The tenants kill the beloved son not because they did not recognize him, but precisely because they do recognize him. “This is the heir. Come, let us kill him, and the inheritance will be ours (v. 7). Jesus is saying to those religious authorities who have rejected him, You know who I am! They said to Jesus concerning John the Baptist: “we do not know.” But the truth is they do know. They know who John is and they know who Jesus is.

No one will be able to stand before God at the end of time and say, “I did not know.” Paul makes this case in Romans 1 when he says that sinful people “suppress the truth” but “what can be known about God is plain to them, because God has shown it to them” (c.f. Romans 1:18-19).

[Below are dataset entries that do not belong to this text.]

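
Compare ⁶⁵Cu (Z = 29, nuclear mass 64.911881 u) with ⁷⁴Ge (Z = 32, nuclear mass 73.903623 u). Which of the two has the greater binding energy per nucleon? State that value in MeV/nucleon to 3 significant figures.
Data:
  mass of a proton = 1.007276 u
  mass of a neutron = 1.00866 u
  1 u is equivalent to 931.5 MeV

⁶⁵Cu; 8.75 MeV/nucleon

⁶⁵Cu: Σm = 29(1.007276) + 36(1.00866) = 65.522764 u; Δm = 0.610883 u; E_B = 569.04 MeV; E_B/A = 8.754 MeV
⁷⁴Ge: Σm = 32(1.007276) + 42(1.00866) = 74.596552 u; Δm = 0.692929 u; E_B = 645.46 MeV; E_B/A = 8.722 MeV
⁶⁵Cu has the higher binding energy per nucleon, so it is the more tightly bound nucleus.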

#5 The tenants are unable to frustrate the plans of the owner.

 As I said earlier, this parable of Jesus is very similar to one found in Isaiah 5. But there is one notable exception. In Isaiah’s parable the vineyard is destroyed but here it is not the vineyard that is destroyed but the wicked tenants who are destroyed. Can you imagine the surprise on the faces of the religious authorities, who being familiar with the Old Testament, perhaps thought they knew where Jesus was going with the parable? But then Jesus says it’s not the vineyard that will be destroyed – it’s the wicked tenants! It’s you!

The evil plans of the tenants are unable to frustrate the plans of the vineyard owner. He will get a harvest from his vineyard. What tremendous comfort! This parable, then, is about the sovereignty of God in a messed up world.   He is faithful to his promises. He will get glory from the people to whom he has called to himself. The gates of hell may rage, but Jesus will succeed in building his church. God will have a fruitful vineyard! Perhaps all you see right now is the wicked tenants who are bent on fulfilling their own evil desires. We should take heart because in the end God will have the victory!


Discussion Questions

  1. Why do you think the religious authorities challenged Jesus’ authority to do “these things”?
  2. In what ways has Jesus demonstrated his authority in Mark’s Gospel? Name as many as you can.
  3. Why do you think Jesus doesn’t answer their question directly? What does John the Baptist have to do with the authority of Jesus?
  4. Do you think the religious authorities were truthful when they said to Jesus “we do not know” (v.33)?
  5. Summarize the parable that Jesus told against them. Who do the characters represent?
  6. What attitude do the tenants have about the vineyard?
  7. Why do they kill the beloved son (v.7)?
  8. What do you think Jesus is saying to the religious authorities about themselves?
  9. How does this parable demonstrate the extreme lengths that God goes to for his people?   How does this encourage you?
  10. Are there are areas in your life where you might be resisting the work of God? How does this parable encourage you in this area?
  11. What is one thing you will do as a result of studying this passage?